Medium has its own goals around content, community, and journalism, but there is a broader point here about technology, design, and access. The discussion around comments and contributions needs to go beyond questions of civility to also focus on access and diversity. Not everyone is American, not everyone speaks English or has access to the new technology. If you live in a country where social media is heavily monitored to discourage dissent and where participation is already dangerous, it shouldn’t also be technologically complicated to achieve.

Another of the main contentions with current comment systems is that diverse voices are scared away by what they see. All of us in this space need to think about how our decisions to redesign our systems will improve or worsen homogeneity. The tenor of the comments is important, but so is accessibility and connection to the content their commenting about.

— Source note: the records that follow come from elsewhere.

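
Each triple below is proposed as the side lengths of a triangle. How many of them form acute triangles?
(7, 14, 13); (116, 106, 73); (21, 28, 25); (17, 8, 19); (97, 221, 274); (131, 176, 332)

(7,14,13): 7²+13² = 218 > 196 = 14² → acute
(116,106,73): 73²+106² = 16565 > 13456 = 116² → acute
(21,28,25): 21²+25² = 1066 > 784 = 28² → acute
(17,8,19): 8²+17² = 353 < 361 = 19² → obtuse
(97,221,274): 97²+221² = 58250 < 75076 = 274² → obtuse
(131,176,332): 131+176 ≤ 332, not a triangle
3 of the 6 are acute.

3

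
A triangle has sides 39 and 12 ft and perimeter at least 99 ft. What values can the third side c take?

48 ≤ c < 51 ft

Triangle inequality alone gives 27 < c < 51.
The perimeter condition gives c ≥ 99 − 39 − 12 = 48.
Intersecting the two: 48 ≤ c < 51.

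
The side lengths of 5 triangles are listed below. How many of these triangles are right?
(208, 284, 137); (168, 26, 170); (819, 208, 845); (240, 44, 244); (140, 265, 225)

(208,284,137): 137²+208² = 62033 < 80656 = 284² → obtuse
(168,26,170): 26²+168² = 28900 = 170² → right
(819,208,845): 208²+819² = 714025 = 845² → right
(240,44,244): 44²+240² = 59536 = 244² → right
(140,265,225): 140²+225² = 70225 = 265² → right
4 of the 5 are right.

4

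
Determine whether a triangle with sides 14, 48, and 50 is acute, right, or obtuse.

Compare the square of the longest side to the sum of squares of the other two: 14² + 48² = 2500 = 50².

right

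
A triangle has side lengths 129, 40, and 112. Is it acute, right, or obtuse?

obtuse

Compare the square of the longest side to the sum of squares of the other two: 40² + 112² = 14144 < 16641 = 129².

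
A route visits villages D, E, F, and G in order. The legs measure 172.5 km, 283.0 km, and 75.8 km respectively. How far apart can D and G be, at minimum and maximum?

34.7 ≤ DG ≤ 531.3 km

The maximum is all hops collinear in one direction: 172.5 + 283.0 + 75.8 = 531.3.
The longest hop is 283.0; the others sum to 248.3. Folding the others back against it leaves at least 283.0 − 248.3 = 34.7.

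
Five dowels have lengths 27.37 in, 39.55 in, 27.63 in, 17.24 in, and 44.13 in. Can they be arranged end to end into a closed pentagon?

Yes

A pentagon exists iff every side is shorter than the sum of the others — equivalently, the longest side is less than the sum of the rest.
Longest side 44.13 < 111.79 (sum of the remaining 4), so yes.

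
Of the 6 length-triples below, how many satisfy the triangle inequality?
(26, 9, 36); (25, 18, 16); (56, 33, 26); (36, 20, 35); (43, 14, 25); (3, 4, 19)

3

(9,26,36): 9+26 ≤ 36 → not valid
(16,18,25): 16+18 > 25 → valid
(26,33,56): 26+33 > 56 → valid
(20,35,36): 20+35 > 36 → valid
(14,25,43): 14+25 ≤ 43 → not valid
(3,4,19): 3+4 ≤ 19 → not valid
3 of the 6 triples form a triangle.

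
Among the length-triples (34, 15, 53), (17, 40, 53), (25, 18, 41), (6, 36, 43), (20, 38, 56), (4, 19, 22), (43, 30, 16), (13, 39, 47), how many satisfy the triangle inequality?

(15,34,53): 15+34 ≤ 53 → not valid
(17,40,53): 17+40 > 53 → valid
(18,25,41): 18+25 > 41 → valid
(6,36,43): 6+36 ≤ 43 → not valid
(20,38,56): 20+38 > 56 → valid
(4,19,22): 4+19 > 22 → valid
(16,30,43): 16+30 > 43 → valid
(13,39,47): 13+39 > 47 → valid
6 of the 8 triples form a triangle.

6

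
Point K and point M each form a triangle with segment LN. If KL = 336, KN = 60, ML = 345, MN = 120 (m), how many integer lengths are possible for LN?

119

From triangle KLN: 276 < LN < 396.
From triangle MLN: 225 < LN < 465.
Intersection: 276 < LN < 396, so integers 277 through 395: 119 values.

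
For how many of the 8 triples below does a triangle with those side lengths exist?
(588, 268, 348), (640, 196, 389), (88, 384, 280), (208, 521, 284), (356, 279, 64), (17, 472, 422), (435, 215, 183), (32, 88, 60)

2

(268,348,588): 268+348 > 588 → valid
(196,389,640): 196+389 ≤ 640 → not valid
(88,280,384): 88+280 ≤ 384 → not valid
(208,284,521): 208+284 ≤ 521 → not valid
(64,279,356): 64+279 ≤ 356 → not valid
(17,422,472): 17+422 ≤ 472 → not valid
(183,215,435): 183+215 ≤ 435 → not valid
(32,60,88): 32+60 > 88 → valid
2 of the 8 triples form a triangle.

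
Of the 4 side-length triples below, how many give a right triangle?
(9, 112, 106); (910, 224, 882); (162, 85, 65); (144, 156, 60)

2

(9,112,106): 9²+106² = 11317 < 12544 = 112² → obtuse
(910,224,882): 224²+882² = 828100 = 910² → right
(162,85,65): 65+85 ≤ 162, not a triangle
(144,156,60): 60²+144² = 24336 = 156² → right
2 of the 4 are right.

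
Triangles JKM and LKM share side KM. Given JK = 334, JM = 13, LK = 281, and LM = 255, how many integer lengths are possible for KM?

25

From triangle JKM: 321 < KM < 347.
From triangle LKM: 26 < KM < 536.
Intersection: 321 < KM < 347, so integers 322 through 346: 25 values.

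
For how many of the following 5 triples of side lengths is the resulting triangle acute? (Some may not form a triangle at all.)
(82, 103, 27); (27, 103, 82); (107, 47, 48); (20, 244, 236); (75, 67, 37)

(82,103,27): 27²+82² = 7453 < 10609 = 103² → obtuse
(27,103,82): 27²+82² = 7453 < 10609 = 103² → obtuse
(107,47,48): 47+48 ≤ 107, not a triangle
(20,244,236): 20²+236² = 56096 < 59536 = 244² → obtuse
(75,67,37): 37²+67² = 5858 > 5625 = 75² → acute
1 of the 5 is acute.

1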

The central question for publishers should be this: do you want to be having conversations at all? If readers can’t respond on the same page, interact with each other, or have clear knowledge of the response process, is it even a conversation any more? Are you trying to understand what it takes to encourage a real exchange of ideas or merely trying to inure our readers to limited engagement by calling it conversation, when the communication is almost entirely one way? The decision to not have things open is a valid one, but platforms and media need be clear about how they arrived at that position, and what its consequences are, both positive and negative, to the goals of its journalism. When we pretend otherwise, the audience’s distrust is understandable.

Comments systems, as well as straightforward ways to provide onsite feedback and contributions, have an important democratic function. As we at The Coral Project seek to reinvent such systems, we have to consider that while their design may be ultimately changeable and disposable, their function of building engaged community around journalism should not be easily discarded.